Ahmet Köse hukuk mücadelesinden vazgeçmedi. Kocaeli 2. İş Mahkemesi de kararından vazgeçmedi: Yargıtay’ın SSK lehine aldığı kararı tanımadığını açıkladı ve ilk kararında direndi. Şimdi sıra son söze gelmişti. Son söz, Yargıtay Hukuk Genel Kurulu’na aitti. Ama Esin’in onları bekleyecek zamanı yoktu. Kemoterapiden çok sıkıntı çekiyordu. Doktor açık konuşuyordu: "Esin’i her an kaybedebiliriz."

Sabrı taşan Ahmet Köse, basına, Avrupa İnsan Hakları Mahkemesi’ne gideceğini açıkladı. Hükümet hemen harekete geçti. TBMM’de kabul edilen tek maddelik 2 Aralık 2004 tarih ve 5264 sayılı yasa ile 506 sayılı Sosyal Sigortalar Kanunu’nda değişiklik yapıldı. Sigortalıların eş ve çocukları ile emekli sigortalıların eş ve çocuklarının yurtiçinde yapılamayan tedavileri için yurtdışına gönderilmelerine olanak sağlandı. Basın bu haberi "Esin Yasası çıktı" diye verdi. Artık Esin’i yurtdışına götürmek için hiçbir engel kalmamıştı.
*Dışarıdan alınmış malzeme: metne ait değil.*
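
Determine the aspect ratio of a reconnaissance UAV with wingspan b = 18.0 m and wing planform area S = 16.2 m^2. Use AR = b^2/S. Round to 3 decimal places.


Step 1: b^2 = 18.0^2 = 324.0
Step 2: AR = 324.0 / 16.2 = 20.000

20.000


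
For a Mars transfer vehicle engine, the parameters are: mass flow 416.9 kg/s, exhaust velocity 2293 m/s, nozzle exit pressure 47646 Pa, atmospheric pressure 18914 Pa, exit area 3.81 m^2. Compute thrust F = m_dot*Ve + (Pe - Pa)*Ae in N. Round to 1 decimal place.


Step 1: Momentum thrust = m_dot * Ve = 416.9 * 2293 = 955951.7 N
Step 2: Pressure thrust = (Pe - Pa) * Ae = (47646 - 18914) * 3.81 = 109468.92 N
Step 3: Total thrust F = 955951.7 + 109468.92 = 1065420.6 N

1065420.6


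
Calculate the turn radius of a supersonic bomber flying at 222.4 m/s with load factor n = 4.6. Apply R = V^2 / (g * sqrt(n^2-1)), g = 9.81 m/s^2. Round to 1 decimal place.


Step 1: V^2 = 222.4^2 = 49461.76
Step 2: n^2 - 1 = 4.6^2 - 1 = 20.16
Step 3: sqrt(20.16) = 4.489989
Step 4: R = 49461.76 / (9.81 * 4.489989) = 1122.9 m

1122.9


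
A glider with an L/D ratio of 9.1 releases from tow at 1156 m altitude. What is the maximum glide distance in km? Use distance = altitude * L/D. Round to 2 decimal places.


Step 1: Glide distance = altitude * L/D = 1156 * 9.1 = 10519.6 m
Step 2: Convert to km: 10519.6 / 1000 = 10.52 km

10.52


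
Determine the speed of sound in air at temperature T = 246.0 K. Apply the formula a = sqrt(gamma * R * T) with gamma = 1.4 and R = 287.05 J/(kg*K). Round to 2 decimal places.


Step 1: gamma * R * T = 1.4 * 287.05 * 246.0 = 98860.02
Step 2: a = sqrt(98860.02) = 314.42 m/s

314.42


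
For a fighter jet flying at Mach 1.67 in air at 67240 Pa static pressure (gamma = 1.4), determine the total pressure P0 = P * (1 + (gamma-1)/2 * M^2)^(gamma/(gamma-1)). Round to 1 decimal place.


Step 1: (gamma-1)/2 * M^2 = 0.2 * 2.7889 = 0.55778
Step 2: 1 + 0.55778 = 1.55778
Step 3: Exponent gamma/(gamma-1) = 3.5
Step 4: P0 = 67240 * 1.55778^3.5 = 317248.2 Pa

317248.2


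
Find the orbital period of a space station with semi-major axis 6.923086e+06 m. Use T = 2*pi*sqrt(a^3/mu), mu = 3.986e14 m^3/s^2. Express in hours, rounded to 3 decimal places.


Step 1: a^3 / mu = 3.318174e+20 / 3.986e14 = 8.324571e+05
Step 2: sqrt(8.324571e+05) = 912.3909 s
Step 3: T = 2*pi * 912.3909 = 5732.72 s
Step 4: T in hours = 5732.72 / 3600 = 1.592 hours

1.592


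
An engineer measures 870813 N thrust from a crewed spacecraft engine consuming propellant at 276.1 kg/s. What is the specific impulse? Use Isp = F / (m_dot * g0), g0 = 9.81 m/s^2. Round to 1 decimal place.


Step 1: m_dot * g0 = 276.1 * 9.81 = 2708.54
Step 2: Isp = 870813 / 2708.54 = 321.5 s

321.5


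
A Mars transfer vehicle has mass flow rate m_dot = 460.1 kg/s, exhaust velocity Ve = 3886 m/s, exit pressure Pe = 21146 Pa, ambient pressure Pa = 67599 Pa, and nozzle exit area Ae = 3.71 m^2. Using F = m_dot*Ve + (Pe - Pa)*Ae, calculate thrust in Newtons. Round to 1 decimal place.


Step 1: Momentum thrust = m_dot * Ve = 460.1 * 3886 = 1787948.6 N
Step 2: Pressure thrust = (Pe - Pa) * Ae = (21146 - 67599) * 3.71 = -172340.63 N
Step 3: Total thrust F = 1787948.6 + -172340.63 = 1615608.0 N

1615608.0


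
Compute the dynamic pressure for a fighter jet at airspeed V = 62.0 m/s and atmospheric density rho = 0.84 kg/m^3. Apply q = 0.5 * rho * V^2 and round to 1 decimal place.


Step 1: V^2 = 62.0^2 = 3844.0
Step 2: q = 0.5 * 0.84 * 3844.0
Step 3: q = 1614.5 Pa

1614.5


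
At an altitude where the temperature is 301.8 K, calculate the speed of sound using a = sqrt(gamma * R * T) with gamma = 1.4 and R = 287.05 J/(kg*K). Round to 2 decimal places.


Step 1: gamma * R * T = 1.4 * 287.05 * 301.8 = 121284.366
Step 2: a = sqrt(121284.366) = 348.26 m/s

348.26


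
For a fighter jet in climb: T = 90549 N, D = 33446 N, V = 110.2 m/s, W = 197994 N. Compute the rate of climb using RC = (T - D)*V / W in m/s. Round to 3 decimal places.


Step 1: Excess thrust = T - D = 90549 - 33446 = 57103 N
Step 2: Excess power = 57103 * 110.2 = 6292750.6 W
Step 3: RC = 6292750.6 / 197994 = 31.783 m/s

31.783


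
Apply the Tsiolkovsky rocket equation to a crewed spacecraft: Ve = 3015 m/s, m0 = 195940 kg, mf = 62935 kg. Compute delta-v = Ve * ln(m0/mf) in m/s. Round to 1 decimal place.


Step 1: Mass ratio m0/mf = 195940 / 62935 = 3.113371
Step 2: ln(3.113371) = 1.135706
Step 3: delta-v = 3015 * 1.135706 = 3424.2 m/s

3424.2


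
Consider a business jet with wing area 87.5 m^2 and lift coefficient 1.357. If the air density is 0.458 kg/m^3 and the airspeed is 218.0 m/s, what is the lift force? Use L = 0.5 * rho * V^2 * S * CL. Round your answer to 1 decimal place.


Step 1: Calculate dynamic pressure q = 0.5 * 0.458 * 218.0^2 = 0.5 * 0.458 * 47524.0 = 10882.996 Pa
Step 2: Multiply by wing area and lift coefficient: L = 10882.996 * 87.5 * 1.357
Step 3: L = 952262.15 * 1.357 = 1292219.7 N

1292219.7


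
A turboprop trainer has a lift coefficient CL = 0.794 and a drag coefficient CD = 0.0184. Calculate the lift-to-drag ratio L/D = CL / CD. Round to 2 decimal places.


Step 1: L/D = CL / CD = 0.794 / 0.0184
Step 2: L/D = 43.15

43.15


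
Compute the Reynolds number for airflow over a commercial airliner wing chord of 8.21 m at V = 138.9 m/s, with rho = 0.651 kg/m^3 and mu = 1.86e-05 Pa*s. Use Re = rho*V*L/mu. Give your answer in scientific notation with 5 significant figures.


Step 1: Numerator = rho * V * L = 0.651 * 138.9 * 8.21 = 742.380219
Step 2: Re = 742.380219 / 1.86e-05
Step 3: Re = 3.9913e+07

3.9913e+07


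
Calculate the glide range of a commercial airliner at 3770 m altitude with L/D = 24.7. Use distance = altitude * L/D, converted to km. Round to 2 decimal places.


Step 1: Glide distance = altitude * L/D = 3770 * 24.7 = 93119.0 m
Step 2: Convert to km: 93119.0 / 1000 = 93.12 km

93.12


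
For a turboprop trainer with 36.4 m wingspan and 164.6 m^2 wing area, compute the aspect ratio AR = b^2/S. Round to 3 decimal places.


Step 1: b^2 = 36.4^2 = 1324.96
Step 2: AR = 1324.96 / 164.6 = 8.050

8.050


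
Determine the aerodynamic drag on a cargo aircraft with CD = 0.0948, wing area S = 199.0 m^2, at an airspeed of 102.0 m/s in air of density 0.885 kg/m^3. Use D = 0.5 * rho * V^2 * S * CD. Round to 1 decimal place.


Step 1: Dynamic pressure q = 0.5 * 0.885 * 102.0^2 = 4603.77 Pa
Step 2: Drag D = q * S * CD = 4603.77 * 199.0 * 0.0948
Step 3: D = 86851.0 N

86851.0


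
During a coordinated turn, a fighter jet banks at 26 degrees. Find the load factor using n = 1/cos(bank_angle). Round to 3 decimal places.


Step 1: Convert 26 degrees to radians = 0.453786
Step 2: cos(26 deg) = 0.898794
Step 3: n = 1 / 0.898794 = 1.113

1.113


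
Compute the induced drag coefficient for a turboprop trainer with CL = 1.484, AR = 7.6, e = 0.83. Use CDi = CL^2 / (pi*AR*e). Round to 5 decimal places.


Step 1: CL^2 = 1.484^2 = 2.202256
Step 2: pi * AR * e = 3.14159 * 7.6 * 0.83 = 19.817166
Step 3: CDi = 2.202256 / 19.817166 = 0.11113

0.11113


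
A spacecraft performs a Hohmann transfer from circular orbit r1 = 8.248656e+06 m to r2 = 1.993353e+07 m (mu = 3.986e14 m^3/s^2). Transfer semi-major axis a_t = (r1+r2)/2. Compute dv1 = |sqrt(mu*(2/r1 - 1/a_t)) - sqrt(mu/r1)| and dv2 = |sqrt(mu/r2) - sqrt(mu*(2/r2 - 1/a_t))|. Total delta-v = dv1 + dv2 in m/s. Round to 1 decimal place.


Step 1: Transfer semi-major axis a_t = (8.248656e+06 + 1.993353e+07) / 2 = 1.409109e+07 m
Step 2: v1 (circular at r1) = sqrt(mu/r1) = 6951.48 m/s
Step 3: v_t1 = sqrt(mu*(2/r1 - 1/a_t)) = 8267.93 m/s
Step 4: dv1 = |8267.93 - 6951.48| = 1316.45 m/s
Step 5: v2 (circular at r2) = 4471.74 m/s, v_t2 = 3421.34 m/s
Step 6: dv2 = |4471.74 - 3421.34| = 1050.4 m/s
Step 7: Total delta-v = 1316.45 + 1050.4 = 2366.9 m/s

2366.9


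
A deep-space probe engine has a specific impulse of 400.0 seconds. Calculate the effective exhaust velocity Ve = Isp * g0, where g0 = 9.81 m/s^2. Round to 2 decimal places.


Step 1: Ve = Isp * g0 = 400.0 * 9.81
Step 2: Ve = 3924.00 m/s

3924.00


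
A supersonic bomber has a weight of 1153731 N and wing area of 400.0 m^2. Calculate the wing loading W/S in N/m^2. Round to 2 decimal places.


Step 1: Wing loading = W / S = 1153731 / 400.0
Step 2: Wing loading = 2884.33 N/m^2

2884.33


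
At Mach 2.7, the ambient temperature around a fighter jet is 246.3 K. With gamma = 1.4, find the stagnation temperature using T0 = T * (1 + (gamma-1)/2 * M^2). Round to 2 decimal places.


Step 1: (gamma-1)/2 = 0.2
Step 2: M^2 = 7.29
Step 3: 1 + 0.2 * 7.29 = 2.458
Step 4: T0 = 246.3 * 2.458 = 605.41 K

605.41


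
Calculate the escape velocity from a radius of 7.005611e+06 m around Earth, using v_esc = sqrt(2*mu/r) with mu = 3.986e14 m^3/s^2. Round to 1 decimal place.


Step 1: 2*mu/r = 2 * 3.986e14 / 7.005611e+06 = 113794499.8659
Step 2: v_esc = sqrt(113794499.8659) = 10667.5 m/s

10667.5


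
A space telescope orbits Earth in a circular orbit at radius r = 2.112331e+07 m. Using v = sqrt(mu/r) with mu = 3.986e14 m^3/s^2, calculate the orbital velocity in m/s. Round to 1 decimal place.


Step 1: mu / r = 3.986e14 / 2.112331e+07 = 18870148.6651
Step 2: v = sqrt(18870148.6651) = 4344.0 m/s

4344.0


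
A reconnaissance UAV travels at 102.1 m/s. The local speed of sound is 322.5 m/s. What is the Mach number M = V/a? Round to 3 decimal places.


Step 1: M = V / a = 102.1 / 322.5
Step 2: M = 0.317

0.317


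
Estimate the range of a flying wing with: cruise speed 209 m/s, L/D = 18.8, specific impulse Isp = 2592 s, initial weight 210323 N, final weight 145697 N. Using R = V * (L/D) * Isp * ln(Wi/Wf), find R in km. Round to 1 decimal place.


Step 1: Coefficient = V * (L/D) * Isp = 209 * 18.8 * 2592 = 10184486.4 m
Step 2: Wi/Wf = 210323 / 145697 = 1.443564
Step 3: ln(1.443564) = 0.367115
Step 4: R = 10184486.4 * 0.367115 = 3738881.0 m = 3738.9 km

3738.9


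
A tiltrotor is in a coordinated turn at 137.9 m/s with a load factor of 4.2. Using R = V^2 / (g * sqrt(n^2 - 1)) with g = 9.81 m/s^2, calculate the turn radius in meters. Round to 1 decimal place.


Step 1: V^2 = 137.9^2 = 19016.41
Step 2: n^2 - 1 = 4.2^2 - 1 = 16.64
Step 3: sqrt(16.64) = 4.079216
Step 4: R = 19016.41 / (9.81 * 4.079216) = 475.2 m

475.2


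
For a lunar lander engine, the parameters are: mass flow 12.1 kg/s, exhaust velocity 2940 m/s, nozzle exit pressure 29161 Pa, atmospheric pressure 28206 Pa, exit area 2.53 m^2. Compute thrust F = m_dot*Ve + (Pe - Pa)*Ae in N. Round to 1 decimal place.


Step 1: Momentum thrust = m_dot * Ve = 12.1 * 2940 = 35574.0 N
Step 2: Pressure thrust = (Pe - Pa) * Ae = (29161 - 28206) * 2.53 = 2416.15 N
Step 3: Total thrust F = 35574.0 + 2416.15 = 37990.2 N

37990.2


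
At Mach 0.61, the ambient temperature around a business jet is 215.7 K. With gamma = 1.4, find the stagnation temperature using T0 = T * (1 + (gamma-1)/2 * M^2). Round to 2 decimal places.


Step 1: (gamma-1)/2 = 0.2
Step 2: M^2 = 0.3721
Step 3: 1 + 0.2 * 0.3721 = 1.07442
Step 4: T0 = 215.7 * 1.07442 = 231.75 K

231.75


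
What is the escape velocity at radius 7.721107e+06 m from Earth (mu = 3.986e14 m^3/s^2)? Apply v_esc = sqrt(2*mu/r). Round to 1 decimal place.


Step 1: 2*mu/r = 2 * 3.986e14 / 7.721107e+06 = 103249443.3764
Step 2: v_esc = sqrt(103249443.3764) = 10161.2 m/s

10161.2


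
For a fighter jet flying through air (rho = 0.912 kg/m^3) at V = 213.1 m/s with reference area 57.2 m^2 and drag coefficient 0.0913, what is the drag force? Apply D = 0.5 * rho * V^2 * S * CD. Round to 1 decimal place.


Step 1: Dynamic pressure q = 0.5 * 0.912 * 213.1^2 = 20707.6942 Pa
Step 2: Drag D = q * S * CD = 20707.6942 * 57.2 * 0.0913
Step 3: D = 108143.0 N

108143.0


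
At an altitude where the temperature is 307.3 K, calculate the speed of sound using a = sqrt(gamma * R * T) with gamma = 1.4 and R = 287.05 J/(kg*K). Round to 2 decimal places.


Step 1: gamma * R * T = 1.4 * 287.05 * 307.3 = 123494.651
Step 2: a = sqrt(123494.651) = 351.42 m/s

351.42


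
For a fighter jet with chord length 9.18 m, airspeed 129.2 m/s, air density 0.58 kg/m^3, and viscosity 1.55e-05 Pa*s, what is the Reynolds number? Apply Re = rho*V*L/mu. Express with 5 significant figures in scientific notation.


Step 1: Numerator = rho * V * L = 0.58 * 129.2 * 9.18 = 687.91248
Step 2: Re = 687.91248 / 1.55e-05
Step 3: Re = 4.4381e+07

4.4381e+07


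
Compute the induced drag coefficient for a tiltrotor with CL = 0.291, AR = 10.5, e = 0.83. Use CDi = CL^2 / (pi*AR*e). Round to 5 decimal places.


Step 1: CL^2 = 0.291^2 = 0.084681
Step 2: pi * AR * e = 3.14159 * 10.5 * 0.83 = 27.37898
Step 3: CDi = 0.084681 / 27.37898 = 0.00309

0.00309


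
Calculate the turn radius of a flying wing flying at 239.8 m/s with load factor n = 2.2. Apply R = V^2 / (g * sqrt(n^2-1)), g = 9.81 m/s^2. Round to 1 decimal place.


Step 1: V^2 = 239.8^2 = 57504.04
Step 2: n^2 - 1 = 2.2^2 - 1 = 3.84
Step 3: sqrt(3.84) = 1.959592
Step 4: R = 57504.04 / (9.81 * 1.959592) = 2991.3 m

2991.3


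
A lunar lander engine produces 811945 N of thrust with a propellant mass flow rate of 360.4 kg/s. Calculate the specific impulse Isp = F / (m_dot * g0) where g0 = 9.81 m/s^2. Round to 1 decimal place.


Step 1: m_dot * g0 = 360.4 * 9.81 = 3535.52
Step 2: Isp = 811945 / 3535.52 = 229.7 s

229.7


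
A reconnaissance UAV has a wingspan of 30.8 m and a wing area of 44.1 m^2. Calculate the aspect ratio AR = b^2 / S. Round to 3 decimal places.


Step 1: b^2 = 30.8^2 = 948.64
Step 2: AR = 948.64 / 44.1 = 21.511

21.511


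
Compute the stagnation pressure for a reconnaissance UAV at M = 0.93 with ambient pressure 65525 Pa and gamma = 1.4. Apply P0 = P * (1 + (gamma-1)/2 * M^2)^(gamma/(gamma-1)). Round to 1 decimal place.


Step 1: (gamma-1)/2 * M^2 = 0.2 * 0.8649 = 0.17298
Step 2: 1 + 0.17298 = 1.17298
Step 3: Exponent gamma/(gamma-1) = 3.5
Step 4: P0 = 65525 * 1.17298^3.5 = 114531.3 Pa

114531.3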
Almanya, Frankfurt’taki Goethe Üniversitesi’ni seçtiler kemik iliği nakli için. Merkez 250-300 bin Euro istiyordu. 2006’da Esin’e orada kemik iliği nakli yapıldı. Bu ameliyat iyi sonuç verdi. Bazı sorunlar çıksa da Esin artık yaşıtları gibi yaşamına devam ediyor. Sosyal Güvenlik Kurumu ise, Almanya’da yapılması gereken kontrollerinin bedelini ödemeyi reddediyor.

SON SAVAŞI KAZANDI

Ahmet Köse, kızıyla birlikte refakatçi olarak Almanya’ya gittikten sonra, internetten izlediği Kocaeli yerel gazetelerinden görevden alındığını öğrendi. Tansiyonu pat diye düştü. Hemen kaldırıldığı Goethe Üniversitesi Acil Kliniği’nde, kalp veya solunum problemi yaşadığı saptandı. Kataterli anjiyo önerildi. Yurtdışında acil tedavi nedeniyle Frankfurt Başkonsolosluğu aracılığıyla SSK’ya yaptığı başvuruya yanıt alamadı. Kendi ödedi faturayı. Bir kez daha SSK’ya dava açtı. Yine kazandı. Ama işyeri, 20 Mart 2008’de iş aktini feshettiğini bildirdi. Gösterdiği nedenler arasında refakat izni gibi nedenlerle verimsiz çalışması da vardı. Ahmet Köse yine mahkemeye gitti, işe iade davası açtı. Geçen cuma, bu son savaşı da kazandı.

BABA SENDROMU

Nihayet ilik nakli yaptırmak için kızıyla birlikte Frankfurt’ta, Goethe Üniversitesi’ndeydi Ahmet Köse. Hukuk savaşını kazanmıştı. Ama kendisi bitmişti. Hastane misafirhanesinde bir gün, bedeni yerinden kalkamayacak, kapıyı bile açamayacak halde kilitlendi. Kızı ilik naklinden sonra yoğun bakımdaydı. Babasını da hastaneye yatırdılar. 12 gün tedavi gördü. Goethe Üniversitesi’nin aile odaklı rehabilitasyon raporunda yer aldığı gibi, "baba sendromu"na yakalanmıştı.
Haberle ilgili daha fazlası:

BAKMADAN GEÇME!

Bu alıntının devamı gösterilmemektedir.